Однажды, прямо посреди арии, Тонио вдруг прервал пение и рассмеялся.
— Что случилось? — удивился Паоло.
Но Тонио смог лишь покачать головой.
— Там собираются быть все, — прошептал он. На миг закрыл глаза и, резко вздрогнув, снова засмеялся.
— Не говори об этом, Тонио, — с отчаянием в голосе произнес Паоло и стал кусать губу. Ему страстно хотелось услышать от Тонио что-нибудь ободряющее. Слезы были готовы брызнуть из его глаз.
— Почти как публичная казнь, — пояснил Тонио, успокоившись. — В том случае, если все пойдет наперекосяк. — Он снова тихо рассмеялся. — Прости, Паоло, ничего не могу с собою поделать. — Он старался быть серьезным, но у него не получалось. — Там будут все, абсолютно все.
Он опустил сложенные руки на клавиатуру и затрясся от неслышного смеха. Только теперь он понял, что на самом деле означает дебют. Это великое приглашение пойти на риск самого ужасного публичного провала, какой только возможен в жизни.
Он перестал смеяться только после того, как увидел страдание на лице Паоло.
— Ну, давай работать, — сказал он, открывая ноты, — и не обращай на меня внимания.
* * *
Однако на четвертый день, ближе к сумеркам, все звуки у него в ушах стали походить на шум. Тонио не мог больше ничего делать. И оценил, в чем достоинство напряженных занятий: тебе не нужно думать, тебе не нужно ни о чем помнить, ни о чем размышлять, ничего планировать и вообще о чем-либо беспокоиться.
Когда кардинал, которого он не посещал уже более двух недель, неожиданно прислал за ним, Тонио встал из-за клавесина с тихим возгласом, выдававшим легкое раздражение.

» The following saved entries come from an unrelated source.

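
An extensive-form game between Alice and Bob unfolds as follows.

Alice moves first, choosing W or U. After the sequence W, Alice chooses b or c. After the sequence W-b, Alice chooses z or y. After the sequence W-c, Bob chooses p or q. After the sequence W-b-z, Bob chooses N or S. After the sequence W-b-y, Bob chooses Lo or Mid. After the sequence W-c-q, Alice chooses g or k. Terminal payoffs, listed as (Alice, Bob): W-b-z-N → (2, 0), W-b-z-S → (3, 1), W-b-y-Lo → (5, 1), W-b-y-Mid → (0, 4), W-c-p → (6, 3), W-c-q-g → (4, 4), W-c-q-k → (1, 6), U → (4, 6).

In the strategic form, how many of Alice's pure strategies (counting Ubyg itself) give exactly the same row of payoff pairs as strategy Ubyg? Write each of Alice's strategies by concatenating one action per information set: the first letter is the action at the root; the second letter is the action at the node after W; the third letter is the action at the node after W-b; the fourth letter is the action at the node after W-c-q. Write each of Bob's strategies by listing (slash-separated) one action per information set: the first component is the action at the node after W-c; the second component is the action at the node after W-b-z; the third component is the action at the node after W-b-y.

Row for Ubyg (columns p/N/Lo, p/N/Mid, p/S/Lo, p/S/Mid, q/N/Lo, q/N/Mid, q/S/Lo, q/S/Mid): (4,6) (4,6) (4,6) (4,6) (4,6) (4,6) (4,6) (4,6).
Under Ubyg, Alice's choice at the node after W and at the node after W-b and at the node after W-c-q can never be reached regardless of what Bob does, so varying those choices leaves every outcome unchanged.
Holding the reachable choices fixed and varying the unreachable ones freely already gives 2 × 2 × 2 = 8 equivalent strategies.
No other strategy reproduces this row, so those 8 are the full class: Ubzg, Ubzk, Ubyg, Ubyk, Uczg, Uczk, Ucyg, Ucyk.

8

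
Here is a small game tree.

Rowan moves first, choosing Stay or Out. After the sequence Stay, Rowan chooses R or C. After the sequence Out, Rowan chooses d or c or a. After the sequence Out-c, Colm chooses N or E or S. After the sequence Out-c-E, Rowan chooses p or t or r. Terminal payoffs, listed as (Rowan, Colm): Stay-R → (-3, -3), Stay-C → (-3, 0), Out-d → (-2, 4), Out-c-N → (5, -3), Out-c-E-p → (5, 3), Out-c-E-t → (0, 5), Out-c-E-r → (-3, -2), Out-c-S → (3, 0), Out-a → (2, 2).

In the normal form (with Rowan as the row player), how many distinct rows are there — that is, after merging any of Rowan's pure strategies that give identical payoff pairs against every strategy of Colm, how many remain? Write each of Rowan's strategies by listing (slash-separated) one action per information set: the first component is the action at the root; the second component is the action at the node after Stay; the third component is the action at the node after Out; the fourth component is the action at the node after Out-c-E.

Rowan has 36 pure strategies: Stay/R/d/p, Stay/R/d/t, Stay/R/d/r, Stay/R/c/p, Stay/R/c/t, Stay/R/c/r, Stay/R/a/p, Stay/R/a/t, Stay/R/a/r, Stay/C/d/p, Stay/C/d/t, Stay/C/d/r, Stay/C/c/p, Stay/C/c/t, Stay/C/c/r, Stay/C/a/p, Stay/C/a/t, Stay/C/a/r, Out/R/d/p, Out/R/d/t, Out/R/d/r, Out/R/c/p, Out/R/c/t, Out/R/c/r, Out/R/a/p, Out/R/a/t, Out/R/a/r, Out/C/d/p, Out/C/d/t, Out/C/d/r, Out/C/c/p, Out/C/c/t, Out/C/c/r, Out/C/a/p, Out/C/a/t, Out/C/a/r. Columns: N, E, S.
{Stay/R/d/p, Stay/R/d/t, Stay/R/d/r, Stay/R/c/p, Stay/R/c/t, Stay/R/c/r, Stay/R/a/p, Stay/R/a/t, Stay/R/a/r} → row (-3,-3) (-3,-3) (-3,-3)
{Stay/C/d/p, Stay/C/d/t, Stay/C/d/r, Stay/C/c/p, Stay/C/c/t, Stay/C/c/r, Stay/C/a/p, Stay/C/a/t, Stay/C/a/r} → row (-3,0) (-3,0) (-3,0)
{Out/R/d/p, Out/R/d/t, Out/R/d/r, Out/C/d/p, Out/C/d/t, Out/C/d/r} → row (-2,4) (-2,4) (-2,4)
{Out/R/c/p, Out/C/c/p} → row (5,-3) (5,3) (3,0)
{Out/R/c/t, Out/C/c/t} → row (5,-3) (0,5) (3,0)
{Out/R/c/r, Out/C/c/r} → row (5,-3) (-3,-2) (3,0)
{Out/R/a/p, Out/R/a/t, Out/R/a/r, Out/C/a/p, Out/C/a/t, Out/C/a/r} → row (2,2) (2,2) (2,2)
That's 7 distinct rows out of 36 strategies.

7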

Никто его не услышал. Нино уже раскладывал перед ним одежду. Для визита к кардиналу полагались красный бархатный камзол и шитый золотом жилет. Кремовые бриджи и белые туфли с высоким сводом, которые должны были сильно натереть ему ступни, чтобы кардинал мог с любовью касаться этих натертостей.
Тонио казалось невероятным, что он сможет сейчас доставить удовольствие его преосвященству. Но ведь бывали случаи, когда он отправлялся к нему и более усталым и это не мешало обоим получать наслаждение.
* * *
Лишь приблизившись к дверям, ведущим в покои кардинала, он вдруг сообразил, что сейчас еще слишком рано для свидания. Дом все еще был полон духовных лиц и праздно шатающихся господ. Тем не менее вызван он был не куда-нибудь, а в спальню.
И, едва войдя в комнату, он понял: что-то случилось.
Кардинал в церемониальной одежде, с серебряным крестом на груди, сидел за письменным столом, положив руки на раскрытую книгу. Перед ним горели две свечи.
Выражение лица у него было на редкость просветленное; в в нем читалась та восторженная очарованность, какой Тонио не замечал уже несколько месяцев.
— Присядь, мой красавец, — пригласил его преосвященство и знаком велел слугам выйти.
Дверь закрылась. Тишина сомкнулась вокруг них, как на берегу после отлива.
Тонио, поколебавшись, поднял взгляд. Он увидел, что серые глаза Кальвино наполнены бесконечным терпением и удивлением, и почувствовал первый сигнал тревоги. Смутное ощущение неотвратимости стало медленно охватывать его еще до того, как кардинал заговорил.
— Подойди сюда, — прошептал он, словно подзывая дитя. Тонио к тому времени погрузился в какое-то царство грез, которое нельзя было бы даже назвать мыслью, и теперь медленно встал и двинулся к Кальвино, который тоже поднялся со своего кресла. Они встали друг перед другом, почти глаза в глаза, и кардинал расцеловал его в обе щеки.
— Тонио, — молвил он мягким, доверительным тоном, — в этой жизни для меня существует только одна страсть: моя любовь к Христу.
Тонио улыбнулся:
— Я очень рад, мой господин, что вам больше не приходится раздваиваться.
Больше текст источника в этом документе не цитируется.